Tuesday, January 19, 2021

Class Action Suit: Amazon & Publishers Face Price Collusion

Attorney's Sperling & Slater acting on behalf of three eBook buying plaintiffs are suing Amazon and the "big 5" publishers (Hachette, Macmillan, Penguin Random House, Simon & Schuster, Harpercollins) for eBook price collusion in the Southern District Court in Manhattan.  These plaintiffs are deemed representative of the following class:  

All persons who, on or after January 14, 2017, purchased in the United States one or more eBooks sold by the Big Five Publishers through any other retail e-commerce channel in the United States other than the Amazon.com platform.

The filing alleges that Amazon.com employs anticompetitive restraints to immunize its platform from the negative effects of the Big Five’s inflated eBook prices and that these 'inflated prices' are a result of the imposition by publishers of the agency pricing model.

There are several exhibits in this filing including the following:

As the following chart shows,15 the Big Five’s eBook prices decreased substantially from 2013-2014, as long as the consent decrees prevented the Big Five from interfering with retailer discounts, but they immediately increased their prices again in 2015 after renegotiating their agency agreements with Amazon and have continued to maintain supracompetitive prices


What the above chart seems to be suggesting is that eBook prices from the big five are now at a level comparable to the 2014-15 time period which is when they were lowest.

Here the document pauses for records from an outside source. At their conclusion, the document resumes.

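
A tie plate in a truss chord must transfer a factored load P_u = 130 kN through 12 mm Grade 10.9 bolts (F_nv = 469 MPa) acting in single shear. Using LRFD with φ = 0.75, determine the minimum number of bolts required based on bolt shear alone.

4 bolts

A_b = π·12²/4 = 113.1 mm².
Per-bolt design strength φR_n = 0.75 × 469 × 113.1 × 1 / 1000 = 39.78 kN.
n ≥ 130 / 39.78 = 3.268 → use 4 bolts.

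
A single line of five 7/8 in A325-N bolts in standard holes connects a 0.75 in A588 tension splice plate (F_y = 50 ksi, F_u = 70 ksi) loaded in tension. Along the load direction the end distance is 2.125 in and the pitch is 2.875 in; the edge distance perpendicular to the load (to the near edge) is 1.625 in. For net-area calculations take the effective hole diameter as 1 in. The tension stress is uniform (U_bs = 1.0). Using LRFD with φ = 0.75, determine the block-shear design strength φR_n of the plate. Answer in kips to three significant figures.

260 kips

Shear plane L_v = 2.125 + 4·2.875 = 13.62 in; A_gv = 13.62 × 0.75 = 10.22 in².
A_nv = (13.62 − 4.5·1) × 0.75 = 6.844 in².
A_nt = (1.625 − 0.5·1) × 0.75 = 0.8438 in².
0.6 F_u A_nv = 287.4 kips; 0.6 F_y A_gv = 306.6 kips → shear rupture governs the shear term.
R_n = 287.4 + 1.0 × 70 × 0.8438 = 346.5 kips.
Design strength φR_n = 0.75 × 346.5 = 260 kips.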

In their argument the attorneys focus on the use of 'most favored' pricing models which Amazon requires of its vendors. Basically no other vendor (including the publisher) can offer better prices to consumers. Due to this according to the suit, Amazon removes any opportunity for price competition and therefore perpetuates higher (anticompetitive) pricing of eBooks. As follows:

27. Amazon’s and the Big Five’s continued anticompetitive use of MFNs in the United States is astonishingly brazen, given the DOJ’s high-profile enforcement against Apple and the Big Five in 2012 and the EU’s own proceedings against the Big Five and Apple in 2011 and subsequently against Amazon in 2015 for its own use of anticompetitive MFNs in eBook sales. Despite multiple investigations and censure, Amazon and the Big Five have engaged and continue to engage in a conspiracy to fix the retail price of eBooks in violation of Section 1 of the Sherman Act.

28. Amazon’s agreement with its Co-conspirators is an unreasonable restraint of trade that prevents competitive pricing and causes Plaintiffs and other consumers to overpay when they purchase eBooks from the Big Five through an eBook retailer that competes with Amazon. That harm persists and will not abate unless Amazon and the Big Five are stopped; Plaintiffs seek a nation-wide injunction under the Clayton Act to enjoin Amazon and the Big Five from enforcing this price restraint.

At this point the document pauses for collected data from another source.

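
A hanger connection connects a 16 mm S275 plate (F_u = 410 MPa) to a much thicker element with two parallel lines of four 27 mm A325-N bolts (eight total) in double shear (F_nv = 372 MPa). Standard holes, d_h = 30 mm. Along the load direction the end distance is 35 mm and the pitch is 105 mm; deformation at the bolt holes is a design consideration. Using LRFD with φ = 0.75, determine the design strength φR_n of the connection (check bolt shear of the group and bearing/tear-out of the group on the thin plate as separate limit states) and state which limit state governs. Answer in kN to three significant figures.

Bolt shear: A_b = π·27²/4 = 572.6 mm²; R_n = 372 × 572.6 × 8 × 2 / 1000 = 3408 kN → 0.75 × 3408 = 2560 kN.
Bearing (1.2 l_c t F_u ≤ 2.4 d t F_u): upper limit = 2.4·27·16·410 / 1000 = 425.1 kN.
  Edge l_c = 35 − 30/2 = 20 → r_n = 157.4 kN; interior l_c = 105 − 30 = 75 → r_n = 425.1 kN.
  R_n,bearing = 2·157.4 + 6·425.1 = 2865 kN → 0.75 × 2865 = 2150 kN.
Bearing governs: 2150 kN.

2150 kN (bearing governs)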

29.Amazon’s conduct also violates Section 2. Amazon has obtained monopoly power in the U.S. retail trade eBook market, where it accounts for 90% of all eBook sales. Through its conspiracy with the Big Five Co-conspirators, Defendant Amazon has willfully acquired its monopoly power in the U.S. retail trade eBook through anticompetitive conduct, fixing the retail price of trade eBooks and causing supracompetitive prices for eBooks sold by or through Amazon’s eBook retailer rivals. Such conduct is an abuse of monopoly power in violation of Section 2 of the Sherman Act.

In stating thie case, the attorneys believe that Amazon and its co-conspirators (Big 5 publishers) did not act unilaterally or independently, or in their own economic interests, when entering into these agreements, which substantially, unreasonably, and unduly restrain trade in the relevant market, and harmed Plaintiffs and the Class thereby.

They seek damages in the case due to the higher costs of eBooks purchased.